Cette option ne détermine cependant pas le choix du bénéficiaire. Celui-ci devait donc formellement exprimer le sien.
Désormais, si le souscripteur opte pour la sortie en titres, « cette option est réputée s’appliquer aussi au bénéficiaire, sauf mention expresse contraire » (C. assur, art. L. 131-1, nouveau).
Le législateur modifie également le dispositif anti-abus mis en place pour éviter que la sortie en titres serve d’autres fins que le financement de l’économie. Aujourd’hui, cette possibilité n’est ouverte que pour les « parts qui ne confèrent pas de droit de vote et qu’à la condition que le contractant, son conjoint, leurs ascendants, leurs descendants ou leurs frères et sœurs n’aient pas détenu, directement ou indirectement, au cours des cinq années précédant le paiement, des titres ou des parts de la même entité que ceux remis par l’assureur » (même texte).
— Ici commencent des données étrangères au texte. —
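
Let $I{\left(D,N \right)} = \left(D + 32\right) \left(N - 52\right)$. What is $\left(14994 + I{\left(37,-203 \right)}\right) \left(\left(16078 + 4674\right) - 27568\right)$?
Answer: $17728416$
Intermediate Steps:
$I{\left(D,N \right)} = \left(-52 + N\right) \left(32 + D\right)$ ($I{\left(D,N \right)} = \left(32 + D\right) \left(-52 + N\right) = \left(-52 + N\right) \left(32 + D\right)$)
$\left(14994 + I{\left(37,-203 \right)}\right) \left(\left(16078 + 4674\right) - 27568\right) = \left(14994 + \left(-1664 - 1924 + 32 \left(-203\right) + 37 \left(-203\right)\right)\right) \left(\left(16078 + 4674\right) - 27568\right) = \left(14994 - 17595\right) \left(20752 - 27568\right) = \left(14994 - 17595\right) \left(-6816\right) = \left(-2601\right) \left(-6816\right) = 17728416$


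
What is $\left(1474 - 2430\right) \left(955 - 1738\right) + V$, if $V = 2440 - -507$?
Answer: $751495$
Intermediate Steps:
$V = 2947$ ($V = 2440 + 507 = 2947$)
$\left(1474 - 2430\right) \left(955 - 1738\right) + V = \left(1474 - 2430\right) \left(955 - 1738\right) + 2947 = \left(-956\right) \left(-783\right) + 2947 = 748548 + 2947 = 751495$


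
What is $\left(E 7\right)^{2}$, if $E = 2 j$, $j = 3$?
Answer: $1764$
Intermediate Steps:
$E = 6$ ($E = 2 \cdot 3 = 6$)
$\left(E 7\right)^{2} = \left(6 \cdot 7\right)^{2} = 42^{2} = 1764$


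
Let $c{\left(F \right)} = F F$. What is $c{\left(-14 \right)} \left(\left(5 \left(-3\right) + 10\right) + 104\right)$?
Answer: $19404$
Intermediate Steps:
$c{\left(F \right)} = F^{2}$
$c{\left(-14 \right)} \left(\left(5 \left(-3\right) + 10\right) + 104\right) = \left(-14\right)^{2} \left(\left(5 \left(-3\right) + 10\right) + 104\right) = 196 \left(\left(-15 + 10\right) + 104\right) = 196 \left(-5 + 104\right) = 196 \cdot 99 = 19404$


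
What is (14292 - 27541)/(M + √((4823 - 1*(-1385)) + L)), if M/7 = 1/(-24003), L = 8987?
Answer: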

La réforme étend le dispositif anti-abus au partenaire lié par un pacte civil de solidarité (et précise que les frères et sœurs sont ceux du contractant). Elle sécurise en même temps ce dispositif en indiquant le quantum des titres que les personnes visées ne doivent pas détenir ensemble ou séparément « directement ou indirectement, au cours des cinq années précédant le paiement, des titres ou des parts de la même entité que ceux remis par l’assureur » (C. assur, art. L. 131-1, nouveau).
B) Paiement des primes
Sur le paiement des primes, le législateur ferme volontairement la porte à un paiement par titres. En effet, la loi modifie l’article L. 113-3 du Code des assurances, pour préciser que les primes ne peuvent être réglées qu’en numéraire.
Cette réforme « vise à empêcher les résidents français de placer leurs propres titres de sociétés dans des contrats d’assurance-vie souscrits à l’étranger afin de bénéficier de la fiscalité avantageuse de l’assurance vie en cas de rachat et en cas de succession » (LOI n° 2019-486 du 22 mai 2019 relative à la croissance et la transformation des entreprises, exposé des motifs).
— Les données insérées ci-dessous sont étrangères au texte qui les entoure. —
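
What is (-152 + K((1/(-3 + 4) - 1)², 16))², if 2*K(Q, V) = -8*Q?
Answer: 23104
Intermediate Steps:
K(Q, V) = -4*Q (K(Q, V) = (-8*Q)/2 = -4*Q)
(-152 + K((1/(-3 + 4) - 1)², 16))² = (-152 - 4*(1/(-3 + 4) - 1)²)² = (-152 - 4*(1/1 - 1)²)² = (-152 - 4*(1 - 1)²)² = (-152 - 4*0²)² = (-152 - 4*0)² = (-152 + 0)² = (-152)² = 23104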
L’objectif est également de limiter la « pratique des assureurs de droit étranger consistant à proposer en libre prestation de service à des résidents français disposant d’un niveau de patrimoine suffisant des contrats d’assurance-vie permettant de transférer des titres de sociétés dans des conditions fiscales avantageuses » (exposé des motifs précité).
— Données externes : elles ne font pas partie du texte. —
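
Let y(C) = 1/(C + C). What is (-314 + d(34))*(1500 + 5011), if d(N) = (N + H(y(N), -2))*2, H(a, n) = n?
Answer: -1627750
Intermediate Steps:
y(C) = 1/(2*C)
d(N) = -4 + 2*N (d(N) = (N - 2)*2 = (-2 + N)*2 = -4 + 2*N)
(-314 + d(34))*(1500 + 5011) = (-314 + (-4 + 2*34))*(1500 + 5011) = (-314 + (-4 + 68))*6511 = (-314 + 64)*6511 = -250*6511 = -1627750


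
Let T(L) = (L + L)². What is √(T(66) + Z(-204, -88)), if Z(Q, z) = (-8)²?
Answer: 4*√1093 ≈ 132.24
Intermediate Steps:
T(L) = 4*L² (T(L) = (2*L)² = 4*L²)
Z(Q, z) = 64
√(T(66) + Z(-204, -88)) = √(4*66² + 64) = √(4*4356 + 64) = √(17424 + 64) = √17488 = 4*√1093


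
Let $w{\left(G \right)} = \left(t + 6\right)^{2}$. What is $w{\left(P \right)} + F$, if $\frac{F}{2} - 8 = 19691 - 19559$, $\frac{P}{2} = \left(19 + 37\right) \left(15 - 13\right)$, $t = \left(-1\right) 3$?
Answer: $289$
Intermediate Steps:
$t = -3$
$P = 224$ ($P = 2 \left(19 + 37\right) \left(15 - 13\right) = 2 \cdot 56 \cdot 2 = 2 \cdot 112 = 224$)
$w{\left(G \right)} = 9$ ($w{\left(G \right)} = \left(-3 + 6\right)^{2} = 3^{2} = 9$)
$F = 280$ ($F = 16 + 2 \left(19691 - 19559\right) = 16 + 2 \cdot 132 = 16 + 264 = 280$)
$w{\left(P \right)} + F = 9 + 280 = 289$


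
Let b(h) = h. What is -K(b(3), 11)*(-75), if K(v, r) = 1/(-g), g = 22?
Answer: -75/22 ≈ -3.4091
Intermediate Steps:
K(v, r) = -1/22 (K(v, r) = 1/(-1*22) = 1/(-22) = -1/22)
-K(b(3), 11)*(-75) = -1*(-1/22)*(-75) = (1/22)*(-75) = -75/22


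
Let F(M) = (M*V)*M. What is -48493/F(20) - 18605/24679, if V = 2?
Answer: -1211642747/19743200 ≈ -61.370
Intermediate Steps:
F(M) = 2*M² (F(M) = (M*2)*M = (2*M)*M = 2*M²)
-48493/F(20) - 18605/24679 = -48493/(2*20²) - 18605/24679 = -48493/(2*400) - 18605*1/24679 = -48493/800 - 18605/24679 = -1211642747/19743200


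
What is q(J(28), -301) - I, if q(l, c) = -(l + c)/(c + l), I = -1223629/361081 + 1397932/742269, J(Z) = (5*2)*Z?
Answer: 135475956920/268019232789 ≈ 0.50547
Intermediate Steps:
J(Z) = 10*Z
I = -403495189709/268019232789 (I = -1223629*1/361081 + 1397932*(1/742269) = -1223629/361081 + 1397932/742269 = -403495189709/268019232789 ≈ -1.5055)
q(l, c) = -1 (q(l, c) = -(c + l)/(c + l) = -1*1 = -1)
q(J(28), -301) - I = -1 - 1*(-403495189709/268019232789) = -1 + 403495189709/268019232789 = 135475956920/268019232789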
Clairement sont visés les contrats luxembourgeois, pour lesquels un tel versement est aujourd’hui possible (Cass. 2e civ., 19 mai 2016, n° 15-13606 : « aucune disposition légale d’intérêt général ne prohibe la distribution en France par un assureur luxembourgeois de contrats d’assurance sur la vie qui sont régis par la loi française, mais dont les caractéristiques techniques et financières relèvent du droit luxembourgeois »).
C) Le transfert de la valeur du contrat sur des PER
La loi Pacte modifie les produits retraite d’une façon très importante en créant un régime juridique commun à tous les placements retraite complémentaire.
Pour favoriser leur développement, la loi encourage le transfert des fonds détenus sur une assurance vie vers ces produits retraite complémentaire.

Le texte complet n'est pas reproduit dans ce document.